Whenever we talk about experience, we often define it with our common notion of hardships and past stories of one’s life. We hear our old folks talk about their old days, or our parents saying that they know better because of their past experiences. We hear ourselves saying that we do not have such experiences, thus we cannot relate to the other’s experience. We often hear people criticize others ad hominem, referring to person’s incapacity simply because he or she does not have the experience, even if he or she has the insight of a particular situation. We often hear this among grown-ups who would label kids as ignorant or foolish just because they don’t have ample experience of the so-called “real” world. (We now all know that children are far more intelligent and intuitive than adults). Or for instance, we have heard countless stories of great people initially mocked by society because they were perceived as foolish and inexperienced, only to find out later that their ideas have greatly moved the world.

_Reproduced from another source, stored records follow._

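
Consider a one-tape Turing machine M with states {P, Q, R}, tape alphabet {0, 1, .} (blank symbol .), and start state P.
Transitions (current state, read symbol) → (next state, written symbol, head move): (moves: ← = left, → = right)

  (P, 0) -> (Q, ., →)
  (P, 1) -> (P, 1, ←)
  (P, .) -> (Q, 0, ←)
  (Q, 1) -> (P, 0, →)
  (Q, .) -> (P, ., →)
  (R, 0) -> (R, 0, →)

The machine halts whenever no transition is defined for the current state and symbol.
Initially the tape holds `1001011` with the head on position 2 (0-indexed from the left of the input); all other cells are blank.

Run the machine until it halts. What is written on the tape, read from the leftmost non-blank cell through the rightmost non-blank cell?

10.0..00

state=P head=2 tape=10[0]1011.   (P,0)→(Q,.,→)
state=Q head=3 tape=10.[1]011.   (Q,1)→(P,0,→)
state=P head=4 tape=10.0[0]11.   (P,0)→(Q,.,→)
state=Q head=5 tape=10.0.[1]1.   (Q,1)→(P,0,→)
state=P head=6 tape=10.0.0[1].   (P,1)→(P,1,←)
state=P head=5 tape=10.0.[0]1.   (P,0)→(Q,.,→)
state=Q head=6 tape=10.0..[1].   (Q,1)→(P,0,→)
state=P head=7 tape=10.0..0[.]   (P,.)→(Q,0,←)
state=Q head=6 tape=10.0..[0]0
The non-blank tape span at halt is 10.0..00.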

Why does the irony of experience surprise us? I feel that we have misconstrued the meaning of experience that we have totally missed experiencing it. We often flaunt our experience in whatever manner to declare our superiority over the other, such as our jobs, our relationships, our trophies, our interests, our passions and our possessions. We use our experience as a license to justify an exclusive knowledge that others do not know. Yet the truest sense of experience is a lot different from what we claim it to be.
Our experience is our gift of Love to each other, because Love is the only experience there is.
What we all talk about experiences are external experiences. Whenever we share our know-hows, tips and advises, we are referring to our external experiences. Whenever we acquire an object, develop a skill, improve a technique or study a theory, we are having external experiences. Whenever we gain mastery over one thing and make mistake over the other, we are working with external experiences. And whenever we respond or react to certain things so we don’t repeat our previous blunders or traumatic situations, we are focusing on external experiences.
External experiences are physical and material, and this is where the problem comes in. We often use external experiences as proofs of expertise that we know more, or points of comparison that we are better than others. We require others to have external experiences so we can consider him more acceptable and credible. We expect others to have external experiences to assure ourselves that they can be, do and have more. In reverse, we require and expect ourselves to have the same. Yet we become frustrated by others and ourselves if these external experiences are largely unfulfilled. Because external experiences do not serve their true purpose.
In our outer world, the purpose of external experiences is to become an important milestone of our lives that anchors us towards a richer dimension of our internal experience. Our internal experience is a different case. It is one essential inner process that arise from how we discern true experience. An internal experience lies in experiencing rather than telling the experience. Each external experience prompts us to internally experience it, however easy or difficult it may be. We are taught by an external experience to be aware of our deeper feelings, those that go beneath the emotional reactions and repetitive thoughts. By going through it, we realize our connection with the other. Despite the differences of our outer experiences, we begin to find our internal experience as a truth that we deeply share.

So we can use external experiences not as walls of separation but bridges between not knowing and knowing, between judging and understanding. We begin to cross the bridge of experience from our ignorant self to our aware self and connect ourselves to others. We often hear the saying, “Experience is the best teacher,” and this is very true. Because a true experience teaches us not to reject what we don’t want or crave what we want, but to exercise awareness and find deep insight. We become aware to the encompassing experiences of oneself and of others, and we gain insight as a result of that experience. We become more empathic and compassionate to others. We now see the experience of the other as our own experience, be it joy and sorrow, or pleasure and pain. This is experience in its truest sense.
As we discern external from the internal, we can now rediscover the very meaning of our human experiences. Even though our external experiences are varied in forms and possibilities, we realize that there is no point in comparing or having the others’ experiences. Rather, we come and meet in a singular core of our humanity. Our experiences are nothing but our way to Love. To teach others the lessons and to learn from them, or share what we have and receive what we lack both encapsulate the purpose of experience . We connect to each other and experience that we are one. Our experience is our gift of Love to each other, because Love is the only experience there is.